Au tour de Roubina Jadoo-Jaunbocus de faire son entrée quelques minutes plus tard. La ministre de l’Egalité des genres ne s’attarde pas, juste le temps de se débarrasser de son sac à main, de sa veste et de ses nombreux documents. Elle aussi quitte l’hémicycle.

En pleine conversation, Ivan Collendavelloo, le Chief Whip Bobby Hurreeram et Raj Dayal arrivent en même temps. Le Chief Whip salue, comme à son habitude, la galerie de la presse. Sanjeev Teeluckdharry fait quelques pas dans la Chambre. Collendavelloo prend de ses nouvelles et regagne sa place. Nando Bodha, arrivé entre-temps, l’interpelle : «Deputy Prime minister!» Ce dernier rejoint alors le ministre des Infrastructures publiques.

Bodha s’entretient quelques instants avec lui. Collendavelloo l’écoute avec attention, nettoyant méticuleusement ses lunettes, faisant de temps en temps une remarque que le ministre prend soin de noter.

L’hémicycle se remplit peu à peu. Contrairement aux semaines précédentes, Alain Wong est là avant l’hymne national joué en début de séance. Pradeep Roopun a les bras chargés d’enveloppes, qu’il dépose à sa place avant de se rendre à la rangée suivante, aux côtés de Collendavelloo qui a entre-temps regagné le front bench. «Ki bon news ?» veut savoir le DPM. Fazila Jeewa-Daureeawoo tout sourire, Ashit Gungah, Eddy Boissézon et Yogida Sawmynaden, en pleine conversation au téléphone, prennent place.
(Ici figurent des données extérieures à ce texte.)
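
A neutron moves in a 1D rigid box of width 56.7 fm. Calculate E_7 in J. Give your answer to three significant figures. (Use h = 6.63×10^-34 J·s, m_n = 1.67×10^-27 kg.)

For an infinite well E_n = n²h²/(8m_nL²), so E_1 = h²/(8m_nL²) = (6.63×10^-34)²/(8·1.67×10^-27·(5.67×10^-14 m)²) = 1.023×10^-14 J.
Then E_7 = 7²·E_1 = 49·1.023×10^-14 J = 5.01×10^-13 J.

E_7 = 5.01×10^-13 J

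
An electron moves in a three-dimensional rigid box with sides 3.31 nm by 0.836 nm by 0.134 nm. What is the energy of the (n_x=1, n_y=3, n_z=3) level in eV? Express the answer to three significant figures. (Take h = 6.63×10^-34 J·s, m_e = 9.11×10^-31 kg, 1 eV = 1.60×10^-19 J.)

E = 194 eV

For a 3D rectangular well E = (h²/8m_e)·Σ n_i²/L_i² = (6.63×10^-34)²/(8·9.11×10^-31) · [1²/(3.31 nm)² + 3²/(0.836 nm)² + 3²/(0.134 nm)²].
Evaluating gives E = 3.101×10^-17 J = 194 eV.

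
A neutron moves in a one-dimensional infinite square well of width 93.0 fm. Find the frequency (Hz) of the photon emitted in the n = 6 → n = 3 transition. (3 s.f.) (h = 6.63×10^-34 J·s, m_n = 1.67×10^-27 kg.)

f = 1.55×10^20 Hz

E_1 = h²/(8m_nL²) = 3.804×10^-15 J and ΔE = (6² − 3²)E_1 = 1.027×10^-13 J.
f = ΔE/h = 1.027×10^-13/6.63×10^-34 = 1.55×10^20 Hz.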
Le garde du corps de sir Anerood Jugnauth (SAJ) précède le ministre mentor. Il porte de nombreux dossiers, une série d’interpellations parlementaires sont adressées au ministre de la Défense, notamment concernant la police et la drogue. SAJ salue Collendavelloo et, avec le sourire, la Vice Prime minister. Mais il est pris d’une quinte de toux lorsqu’il s’assied. Jeewa-Daureeawoo lui donne un bonbon, fait passe la boîte à Collendavelloo qui se sert. Pravind Jugnauth, assis à sa place, n’en veut pas.
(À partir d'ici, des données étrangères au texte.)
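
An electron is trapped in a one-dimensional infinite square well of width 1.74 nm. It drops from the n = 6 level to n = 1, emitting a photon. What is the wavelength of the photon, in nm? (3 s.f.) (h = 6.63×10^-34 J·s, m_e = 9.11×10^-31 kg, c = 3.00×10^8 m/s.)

λ = 285 nm

E_1 = h²/(8m_eL²) = 1.992×10^-20 J, so ΔE = (6² − 1²)E_1 = 6.972×10^-19 J.
λ = hc/ΔE = (6.63×10^-34·3.00×10^8)/6.972×10^-19 = 2.85×10^-7 m = 285 nm.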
Le Premier ministre est concentré dans ses dossiers. Soulignant quelque chose ici. Ne portant pas pas attention à ses voisins. La Private Notice Question (PNQ), sur les consommateurs de cannabis, lui est adressée. Xavier Duval arrive, agenda et tablette en main. SAJ est, lui aussi, plongé dans ses documents.

La cloche retentit, Malini Sewocksingh, Patrice Armance et Aurore Perraud regagnent leurs places sans se presser. Shakeel Mohamed arrive juste derrière la Speaker Maya Hanoomanjee, le ministre Mahen Seeruttun se hâte. Arvin Boolell aussi est en retard, il s’assoit alors que le leader de l’opposition donne lecture de sa PNQ.

Le Premier ministre est en pleine lecture de sa réponse écrite, sous l’œil attentif de Duval père et fils. Sewocksingh, de l’autre côté des travées, n’est pas encore bien installée. Elle farfouille dans son sac, se penche pour brancher son téléphone. Nando Bodha ferme les yeux. Yogida Sawmynaden tente de rester attentif, mais il ferme les yeux aussi. Il se reprend alors que Jugnauth arrive à la fin de sa réponse, jouant avec ses bagues. Bodha semble se réveiller quand un auxiliaire vient lui remettre une enveloppe. Adrien Duval prend des notes, qu’il fait passer au leader de l’opposition.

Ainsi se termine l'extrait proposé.